Not Mexico or Venezuela: Researchers reveal what country was responsible for supplying fentanyl to the U.S.
DEA reports and a new study suggest China’s crackdown, not Venezuela, played the biggest role in falling U.S. overdose deaths.
Stopping illegal drugs, including fentanyl, from entering the United States and killing American citizens was one of President Donald Trump’s main justifications for capturing Nicolás Maduro and extracting him from Venezuela, as well as firing off threats at countries including Colombia and Mexico.
The Trump administration has repeatedly blamed “drug dealer” Maduro for the U.S. fentanyl crisis, even though recent annual National Drug Threat Assessment reports from the Drug Enforcement Administration do not list Venezuela as a fentanyl producer or trafficking hub.
Mexico “has to get its act together”
Those same reports do, however, identify two countries as posing a greater threat. The first is Mexico, with Trump issuing a direct warning to its president, Claudia Sheinbaum, just hours after Maduro’s capture.
“I like Claudia, I think that she’s a terrific person. I would say every single time I talk to her, I offer to send troops. But she’s concerned. She’s a little afraid. The cartels are running Mexico.
“We have to do something with Mexico,” Trump said ominously. “Mexico has to get its act together against drug trafficking. We’d love Mexico to do it. They’re capable of doing it, but unfortunately the cartels are very strong in Mexico.”
Mexico does appear on the DEA’s fentanyl threat list. Yet other evidence suggests another country may have had a far greater impact on overdose deaths from the synthetic opioid in the United States.

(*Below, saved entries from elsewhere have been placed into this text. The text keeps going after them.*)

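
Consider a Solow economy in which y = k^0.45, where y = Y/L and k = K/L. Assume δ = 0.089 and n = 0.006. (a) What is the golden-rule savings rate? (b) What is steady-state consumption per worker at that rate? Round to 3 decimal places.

The effective depreciation rate is n + δ = 0.006 + 0.089 = 0.095.
For Cobb-Douglas, s_gold equals capital's share: s_gold = 0.45.
Setting f'(k) = n+δ gives 0.45·k^(0.45−1) = 0.095, hence k_gold = (0.45/0.095)^(1/0.55) ≈ 16.9107.
y_gold = 16.9107^0.45 ≈ 3.5700; c_gold = (1−0.45)·y_gold ≈ 1.9635.

(a) s_gold = 0.450; (b) c_gold ≈ 1.964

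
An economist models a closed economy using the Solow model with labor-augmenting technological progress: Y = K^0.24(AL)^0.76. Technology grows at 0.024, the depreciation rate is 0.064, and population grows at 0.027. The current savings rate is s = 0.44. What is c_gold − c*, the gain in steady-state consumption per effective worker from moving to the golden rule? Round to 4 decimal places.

Capital per effective worker breaks even when investment replaces (n + g + δ)·k; here n + g + δ = 0.115.
Current steady state (s = 0.44): k* = (0.44/0.115)^(1/0.76) ≈ 5.8450, y* = 5.8450^0.24 ≈ 1.5277, c* = (1−0.44)·1.5277 ≈ 0.8555.
Golden rule sets MPK = n+g+δ: 0.24·k^(0.24−1) = 0.115, so k_gold = (0.24/0.115)^(1/0.76) ≈ 2.6328.
y_gold = 2.6328^0.24 ≈ 1.2615, c_gold = y_gold − 0.115·k_gold ≈ 0.9588.
Gain: Δc = 0.9588 − 0.8555 ≈ 0.1033.

Δc ≈ 0.1033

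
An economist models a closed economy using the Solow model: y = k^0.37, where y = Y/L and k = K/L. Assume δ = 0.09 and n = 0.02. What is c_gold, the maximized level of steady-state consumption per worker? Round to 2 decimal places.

Capital per worker breaks even when investment replaces (n + δ)·k; here n + δ = 0.11.
At the golden rule the marginal product of capital equals n+δ: 0.37·k^(0.37−1) = 0.11. Solving, k_gold = (0.37/0.11)^(1/0.63) ≈ 6.8581.
y_gold = 6.8581^0.37 ≈ 2.0389.
c_gold = y_gold − (n+δ)·k_gold = 2.0389 − 0.11·6.8581 ≈ 1.2845.

c_gold ≈ 1.28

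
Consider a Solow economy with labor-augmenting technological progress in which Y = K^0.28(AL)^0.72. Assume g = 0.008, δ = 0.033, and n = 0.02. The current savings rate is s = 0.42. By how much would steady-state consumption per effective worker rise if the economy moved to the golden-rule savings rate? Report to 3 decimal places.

Capital per effective worker breaks even when investment replaces (n + g + δ)·k; here n + g + δ = 0.061.
Current steady state (s = 0.42): k* = (0.42/0.061)^(1/0.72) ≈ 14.5807, y* = 14.5807^0.28 ≈ 2.1177, c* = (1−0.42)·2.1177 ≈ 1.2282.
Maximizing c = f(k) − (n+g+δ)·k gives f'(k) = n+g+δ, i.e. 0.28·k^(0.28−1) = 0.061, so k_gold = (0.28/0.061)^(1/0.72) ≈ 8.3024.
y_gold = 8.3024^0.28 ≈ 1.8087, c_gold = y_gold − 0.061·k_gold ≈ 1.3023.
Gain: Δc = 1.3023 − 1.2282 ≈ 0.0741.

Δc ≈ 0.074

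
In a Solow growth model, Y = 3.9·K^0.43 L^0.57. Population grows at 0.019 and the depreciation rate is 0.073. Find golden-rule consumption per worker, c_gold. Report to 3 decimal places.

Capital per worker breaks even when investment replaces (n + δ)·k; here n + δ = 0.092.
Setting f'(k) = n+δ gives 0.43·3.9·k^(0.43−1) = 0.092, hence k_gold = (0.43·3.9/0.092)^(1/0.57) ≈ 162.8672.
y_gold = 3.9·162.8672^0.43 ≈ 34.8460.
c_gold = y_gold − (n+δ)·k_gold = 34.8460 − 0.092·162.8672 ≈ 19.8622.

c_gold ≈ 19.862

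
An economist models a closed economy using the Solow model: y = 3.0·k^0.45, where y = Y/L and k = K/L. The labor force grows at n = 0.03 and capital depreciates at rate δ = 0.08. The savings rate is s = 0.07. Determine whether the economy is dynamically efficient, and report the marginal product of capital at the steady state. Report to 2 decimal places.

dynamically efficient; MPK ≈ 0.71

Break-even investment rate: n + δ = 0.03 + 0.08 = 0.11.
Steady-state k*: s·A·k^0.45 = 0.11·k gives k* = (0.07·3.0/0.11)^(1/0.55) ≈ 3.2404.
MPK = 0.45·3.0·3.2404^(-0.55) ≈ 0.7071.
MPK > n+δ = 0.11, so the economy is dynamically efficient (under-saving).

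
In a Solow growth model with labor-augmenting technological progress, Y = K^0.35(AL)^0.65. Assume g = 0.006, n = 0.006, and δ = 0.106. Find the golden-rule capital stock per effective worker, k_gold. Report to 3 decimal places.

Break-even investment rate: n + g + δ = 0.006 + 0.006 + 0.106 = 0.118.
Maximizing c = f(k) − (n+g+δ)·k gives f'(k) = n+g+δ, i.e. 0.35·k^(0.35−1) = 0.118, so k_gold = (0.35/0.118)^(1/0.65) ≈ 5.3265.

k_gold ≈ 5.326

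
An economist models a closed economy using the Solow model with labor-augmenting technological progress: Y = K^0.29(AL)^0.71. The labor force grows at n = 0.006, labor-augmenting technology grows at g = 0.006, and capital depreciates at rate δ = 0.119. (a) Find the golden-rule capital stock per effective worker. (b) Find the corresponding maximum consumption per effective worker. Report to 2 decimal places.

(a) k_gold ≈ 3.06; (b) c_gold ≈ 0.98

n + g + δ = 0.006 + 0.006 + 0.119 = 0.131.
Setting f'(k) = n+g+δ gives 0.29·k^(0.29−1) = 0.131, hence k_gold = (0.29/0.131)^(1/0.71) ≈ 3.0626.
y_gold = 3.0626^0.29 ≈ 1.3835; c_gold = y_gold − 0.131·k_gold ≈ 0.9823.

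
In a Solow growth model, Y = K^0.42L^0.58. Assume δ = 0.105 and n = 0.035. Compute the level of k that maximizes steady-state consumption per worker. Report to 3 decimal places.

Break-even investment rate: n + δ = 0.035 + 0.105 = 0.14.
Setting f'(k) = n+δ gives 0.42·k^(0.42−1) = 0.14, hence k_gold = (0.42/0.14)^(1/0.58) ≈ 6.6470.

k_gold ≈ 6.647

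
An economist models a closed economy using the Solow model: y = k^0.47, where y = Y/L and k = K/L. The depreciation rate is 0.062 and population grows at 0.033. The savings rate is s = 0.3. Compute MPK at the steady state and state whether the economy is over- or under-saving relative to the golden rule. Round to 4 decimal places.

under-saving; MPK ≈ 0.1488

n + δ = 0.033 + 0.062 = 0.095.
Steady-state k*: s·k^0.47 = 0.095·k gives k* = (0.3/0.095)^(1/0.53) ≈ 8.7551.
MPK = 0.47·8.7551^(-0.53) ≈ 0.1488.
MPK > n+δ = 0.095, so the economy is dynamically efficient (under-saving).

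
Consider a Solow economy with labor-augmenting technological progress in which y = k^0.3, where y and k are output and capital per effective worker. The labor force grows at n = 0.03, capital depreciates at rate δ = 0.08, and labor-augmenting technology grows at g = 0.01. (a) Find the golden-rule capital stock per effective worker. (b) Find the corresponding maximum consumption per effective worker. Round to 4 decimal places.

(a) k_gold ≈ 3.7024; (b) c_gold ≈ 1.0367

Capital per effective worker breaks even when investment replaces (n + g + δ)·k; here n + g + δ = 0.12.
Setting f'(k) = n+g+δ gives 0.3·k^(0.3−1) = 0.12, hence k_gold = (0.3/0.12)^(1/0.7) ≈ 3.7024.
y_gold = 3.7024^0.3 ≈ 1.4810; c_gold = y_gold − 0.12·k_gold ≈ 1.0367.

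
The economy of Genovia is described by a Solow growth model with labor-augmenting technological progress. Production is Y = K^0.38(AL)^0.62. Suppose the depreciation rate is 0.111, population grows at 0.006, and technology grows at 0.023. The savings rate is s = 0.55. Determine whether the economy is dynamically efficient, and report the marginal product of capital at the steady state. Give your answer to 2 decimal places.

dynamically inefficient; MPK ≈ 0.10

Break-even investment rate: n + g + δ = 0.006 + 0.023 + 0.111 = 0.14.
Steady-state k*: s·k^0.38 = 0.14·k gives k* = (0.55/0.14)^(1/0.62) ≈ 9.0875.
MPK = 0.38·9.0875^(-0.62) ≈ 0.0967.
MPK < n+g+δ = 0.14, so the economy is dynamically inefficient (over-saving).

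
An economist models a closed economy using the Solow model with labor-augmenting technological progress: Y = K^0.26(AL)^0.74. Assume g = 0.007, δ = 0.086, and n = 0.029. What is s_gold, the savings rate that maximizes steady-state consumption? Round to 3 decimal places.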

China: Why overdose deaths in the U.S. plummeted
According to a study published in the journal Science, there appears to be a correlation between a Chinese government crackdown on the illicit fentanyl trade and a sharp reduction in fentanyl overdoses on American soil.
In 2023, there were about 76,000 deaths from synthetic opioids, most notably fentanyl, in the United States. The following year, Joe Biden’s final year in office, that number dropped by more than a third. Data for 2025 is not yet available, although early indicators suggest the figure will continue to fall, if less dramatically.
During Trump’s first term, China agreed to impose internal restrictions on fentanyl-related substances. Even so, companies in China continued supplying precursor chemicals to Mexican criminal groups, which then produced illicit fentanyl in clandestine labs inside Mexico.
Beijing’s crackdown on fentanyl trade
Using data from U.S. and Canadian governments, as well as, somewhat bizarrely, Reddit discussions, researchers behind the recent study linked the decline in overdose deaths to Beijing taking a tougher stance against companies tied to the fentanyl trade.
The authors include Keith Humphreys, a former drug policy adviser to President Barack Obama. According to the Chinese Embassy, Beijing shut down 286 companies connected to the fentanyl trade between October 2023 and August 2025.
The DEA has also noted the shift. In its 2025 National Drug Threat Assessment, the agency said Chinese suppliers were “wary of supplying controlled precursors to its international customers, demonstrating an awareness on their part that the government of China is controlling more fentanyl precursors.”
Humphreys’ study reaches a blunt conclusion: “We suggest there was a major disruption in the illicit fentanyl trade, possibly tied to Chinese government actions, that translated into sharp reductions in overdose mortality beginning in mid- or late-2023 and continued into 2024 across both the U.S. and Canada.”